Фактов, не вписывающихся в эту картину мира, учебники просто не замечают. Версальские споры, например, представлены только как борьба за «доминирование в Европе», в которой лидеры всех держав руководствовались одними и теми же соображениями.
«Вильсон выступал за умеренные требования к Германии, чтобы не допустить превосходства Франции и Англии в послевоенной Европе» [7, 68—69]. США не ратифицировали Версальский договор потому, что «не желали играть роль страны, идущей в русле международной политики других государств» [3, 11]. «Причины их [противоречий между лидерами держав] крылись в стремлении каждой из ведущих стран оставить за собой решающее слово, причем не только на данной конференции, но и вообще в международной политике». [6, 85].
Из-за этого не получилось и с Лигой наций: «Президент США поначалу настаивал на главенствующей роли его страны в будущей организации. Естественно, это никак не могло устроить двух остальных членов “тройки”, в особенности Ллойд Джорджа, считавшего, что именно Англия должна быть “главной” в Лиге наций»
[6, 86]. Почему американцы не поддержали Вильсона? Потому, что «считали, что президенту не удалось в достаточной мере утвердить за своей страной роль мирового лидера» [6, 90].
Если же все-таки сообщается о том, что в программе Вильсона «отражались как устремления американской дипломатии, так и личные воззрения» президента, который «прежде стремился приобщить к истине и идеалам справедливости студентов, то теперь — целые народы» [4, 60], — в итоге все «красивые идеи», как им и положено, все-таки оказываются пустыми словами.
Вышедший раньше всех учебник Кредера так и остался единственным, где версальские споры, проект Вудро Вильсона и отказ США от ратификации Версальского договора объяснены по-человечески, т.е. с уважением к субъективным позициям тогдашних людей.

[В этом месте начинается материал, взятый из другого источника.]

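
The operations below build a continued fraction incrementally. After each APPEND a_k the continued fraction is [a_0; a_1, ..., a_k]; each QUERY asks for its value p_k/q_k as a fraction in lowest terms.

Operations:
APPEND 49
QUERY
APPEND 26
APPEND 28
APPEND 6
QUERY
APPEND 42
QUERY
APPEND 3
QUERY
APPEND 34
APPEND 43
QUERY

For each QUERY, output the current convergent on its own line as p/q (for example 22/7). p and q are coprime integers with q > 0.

APPEND 49: p_0 = 49·1 + 0 = 49, q_0 = 49·0 + 1 = 1 → 49/1
APPEND 26: p_1 = 26·49 + 1 = 1275, q_1 = 26·1 + 0 = 26 → 1275/26
APPEND 28: p_2 = 28·1275 + 49 = 35749, q_2 = 28·26 + 1 = 729 → 35749/729
APPEND 6: p_3 = 6·35749 + 1275 = 215769, q_3 = 6·729 + 26 = 4400 → 215769/4400
APPEND 42: p_4 = 42·215769 + 35749 = 9098047, q_4 = 42·4400 + 729 = 185529 → 9098047/185529
APPEND 3: p_5 = 3·9098047 + 215769 = 27509910, q_5 = 3·185529 + 4400 = 560987 → 27509910/560987
APPEND 34: p_6 = 34·27509910 + 9098047 = 944434987, q_6 = 34·560987 + 185529 = 19259087 → 944434987/19259087
APPEND 43: p_7 = 43·944434987 + 27509910 = 40638214351, q_7 = 43·19259087 + 560987 = 828701728 → 40638214351/828701728

49/1
215769/4400
9098047/185529
27509910/560987
40638214351/828701728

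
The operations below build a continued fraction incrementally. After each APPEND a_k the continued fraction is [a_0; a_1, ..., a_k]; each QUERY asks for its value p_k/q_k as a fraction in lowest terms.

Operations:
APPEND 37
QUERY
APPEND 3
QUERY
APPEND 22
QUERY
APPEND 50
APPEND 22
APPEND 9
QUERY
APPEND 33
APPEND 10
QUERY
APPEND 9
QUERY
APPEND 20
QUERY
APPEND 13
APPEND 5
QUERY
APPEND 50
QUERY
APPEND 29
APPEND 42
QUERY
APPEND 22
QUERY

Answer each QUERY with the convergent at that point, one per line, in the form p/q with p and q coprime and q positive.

APPEND 37: p_0 = 37·1 + 0 = 37, q_0 = 37·0 + 1 = 1 → 37/1
APPEND 3: p_1 = 3·37 + 1 = 112, q_1 = 3·1 + 0 = 3 → 112/3
APPEND 22: p_2 = 22·112 + 37 = 2501, q_2 = 22·3 + 1 = 67 → 2501/67
APPEND 50: p_3 = 50·2501 + 112 = 125162, q_3 = 50·67 + 3 = 3353 → 125162/3353
APPEND 22: p_4 = 22·125162 + 2501 = 2756065, q_4 = 22·3353 + 67 = 73833 → 2756065/73833
APPEND 9: p_5 = 9·2756065 + 125162 = 24929747, q_5 = 9·73833 + 3353 = 667850 → 24929747/667850
APPEND 33: p_6 = 33·24929747 + 2756065 = 825437716, q_6 = 33·667850 + 73833 = 22112883 → 825437716/22112883
APPEND 10: p_7 = 10·825437716 + 24929747 = 8279306907, q_7 = 10·22112883 + 667850 = 221796680 → 8279306907/221796680
APPEND 9: p_8 = 9·8279306907 + 825437716 = 75339199879, q_8 = 9·221796680 + 22112883 = 2018283003 → 75339199879/2018283003
APPEND 20: p_9 = 20·75339199879 + 8279306907 = 1515063304487, q_9 = 20·2018283003 + 221796680 = 40587456740 → 1515063304487/40587456740
APPEND 13: p_10 = 13·1515063304487 + 75339199879 = 19771162158210, q_10 = 13·40587456740 + 2018283003 = 529655220623 → 19771162158210/529655220623
APPEND 5: p_11 = 5·19771162158210 + 1515063304487 = 100370874095537, q_11 = 5·529655220623 + 40587456740 = 2688863559855 → 100370874095537/2688863559855
APPEND 50: p_12 = 50·100370874095537 + 19771162158210 = 5038314866935060, q_12 = 50·2688863559855 + 529655220623 = 134972833213373 → 5038314866935060/134972833213373
APPEND 29: p_13 = 29·5038314866935060 + 100370874095537 = 146211502015212277, q_13 = 29·134972833213373 + 2688863559855 = 3916901026747672 → 146211502015212277/3916901026747672
APPEND 42: p_14 = 42·146211502015212277 + 5038314866935060 = 6145921399505850694, q_14 = 42·3916901026747672 + 134972833213373 = 164644815956615597 → 6145921399505850694/164644815956615597
APPEND 22: p_15 = 22·6145921399505850694 + 146211502015212277 = 135356482291143927545, q_15 = 22·164644815956615597 + 3916901026747672 = 3626102852072290806 → 135356482291143927545/3626102852072290806

37/1
112/3
2501/67
24929747/667850
8279306907/221796680
75339199879/2018283003
1515063304487/40587456740
100370874095537/2688863559855
5038314866935060/134972833213373
6145921399505850694/164644815956615597
135356482291143927545/3626102852072290806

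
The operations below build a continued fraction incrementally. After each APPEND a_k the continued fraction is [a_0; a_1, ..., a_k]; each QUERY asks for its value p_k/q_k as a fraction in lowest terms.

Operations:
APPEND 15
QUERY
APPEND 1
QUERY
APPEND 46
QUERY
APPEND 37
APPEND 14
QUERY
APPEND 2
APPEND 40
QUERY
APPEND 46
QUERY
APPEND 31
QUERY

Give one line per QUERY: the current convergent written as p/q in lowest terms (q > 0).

15/1
16/1
751/47
389993/24407
32701553/2046567
1505079227/94192636
46690157590/2922018283

APPEND 15: p_0 = 15·1 + 0 = 15, q_0 = 15·0 + 1 = 1 → 15/1
APPEND 1: p_1 = 1·15 + 1 = 16, q_1 = 1·1 + 0 = 1 → 16/1
APPEND 46: p_2 = 46·16 + 15 = 751, q_2 = 46·1 + 1 = 47 → 751/47
APPEND 37: p_3 = 37·751 + 16 = 27803, q_3 = 37·47 + 1 = 1740 → 27803/1740
APPEND 14: p_4 = 14·27803 + 751 = 389993, q_4 = 14·1740 + 47 = 24407 → 389993/24407
APPEND 2: p_5 = 2·389993 + 27803 = 807789, q_5 = 2·24407 + 1740 = 50554 → 807789/50554
APPEND 40: p_6 = 40·807789 + 389993 = 32701553, q_6 = 40·50554 + 24407 = 2046567 → 32701553/2046567
APPEND 46: p_7 = 46·32701553 + 807789 = 1505079227, q_7 = 46·2046567 + 50554 = 94192636 → 1505079227/94192636
APPEND 31: p_8 = 31·1505079227 + 32701553 = 46690157590, q_8 = 31·94192636 + 2046567 = 2922018283 → 46690157590/2922018283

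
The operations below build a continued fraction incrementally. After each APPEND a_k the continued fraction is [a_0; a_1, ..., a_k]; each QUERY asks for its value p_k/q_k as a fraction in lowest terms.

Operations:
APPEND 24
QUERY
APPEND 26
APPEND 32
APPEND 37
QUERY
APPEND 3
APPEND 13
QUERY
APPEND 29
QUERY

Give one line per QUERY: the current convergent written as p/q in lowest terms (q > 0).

24/1
741513/30847
29920832/1244709
869948691/36189935

APPEND 24: p_0 = 24·1 + 0 = 24, q_0 = 24·0 + 1 = 1 → 24/1
APPEND 26: p_1 = 26·24 + 1 = 625, q_1 = 26·1 + 0 = 26 → 625/26
APPEND 32: p_2 = 32·625 + 24 = 20024, q_2 = 32·26 + 1 = 833 → 20024/833
APPEND 37: p_3 = 37·20024 + 625 = 741513, q_3 = 37·833 + 26 = 30847 → 741513/30847
APPEND 3: p_4 = 3·741513 + 20024 = 2244563, q_4 = 3·30847 + 833 = 93374 → 2244563/93374
APPEND 13: p_5 = 13·2244563 + 741513 = 29920832, q_5 = 13·93374 + 30847 = 1244709 → 29920832/1244709
APPEND 29: p_6 = 29·29920832 + 2244563 = 869948691, q_6 = 29·1244709 + 93374 = 36189935 → 869948691/36189935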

Еще один показательный штрих. Во всех учебниках всеобщей истории ХХ в. дается полный перечень американских президентов от Трумэна до Клинтона и их основных деяний. Единственный президент, которого почти все авторы дружно обходят вниманием (как правило, не упоминают вовсе), — Джимми Картер, человек, совершивший резкий поворот во внешней политике США, и личность уж никак не менее яркая, чем занимающий свое «законное» место во всех учебниках президент Никсон. Трудно найти этому единодушному умолчанию другое объяснение, кроме того, что моралист и проповедник Картер вел «странную» и даже «невозможную» внешнюю политику, которая не только не вписывается в стереотипное представление об «американском гегемонизме», но и противоречит самоочевидным для наших учебников истории аксиомам — о том, что политика и мораль не имеют между собой ничего общего, что сильный никогда добровольно не откажется от использования своих преимуществ и т.п.
Объясняя причины распада колониальной системы, шесть из девяти учебников Новейшей истории зарубежных стран [1,3, 4, 5, 7, 8] отмечают в качестве главного или даже единственного фактора подъем национально-освободительного движения в колониях; в четырех учебниках это связывается с экономическим и военным ослаблением европейских метрополий [2, 3, 5, 7], которое «затрудняло им ведение крупномасштабных войн за возвращение колоний» [5, 135]; в двух — с негативным отношением к колониализму обеих сверхдержав, США и СССР [3, 7].
Таким образом, главная и решающая роль в процессе деколонизации, как и прежде, отводится борьбе, силовому противостоянию — хотя, например, тезис об ослаблении европейских держав как причине распада колониальной системы не может объяснить, почему дольше всех удерживали свои заморские территории отнюдь не самые мощные и процветающие государства Европы.
Один из авторов видит в деколонизации умный маневр колонизаторов, сумевших вовремя осознать «экономическую несостоятельность» колониальной системы, невыгодность «примитивной эксплуатации» [6, 230—231]. Ценностно-правовой аспект проблемы — закрепленное в документах ООН право народов на самостоятельный выбор своей судьбы, придававшее законный характер требованиям антиколониальных движений, — упоминается в числе факторов, предопределивших распад колониальной системы, в единственном учебнике [5, 135], но и там ему отведено последнее место.
В рассказах о послевоенном мире почти полностью за кадром остается складывание системы международного права и отношение СССР к этой системе. Никто из авторов не счел нужным рассказать своим читателям, какими международными обязательствами в настоящий момент связана Россия, в чем смысл этих обязательств. Что такое Совет Европы, зачем он создан, что дает вступление в него и чего оно требует от страны — об этом нет ни слова ни в одном учебнике.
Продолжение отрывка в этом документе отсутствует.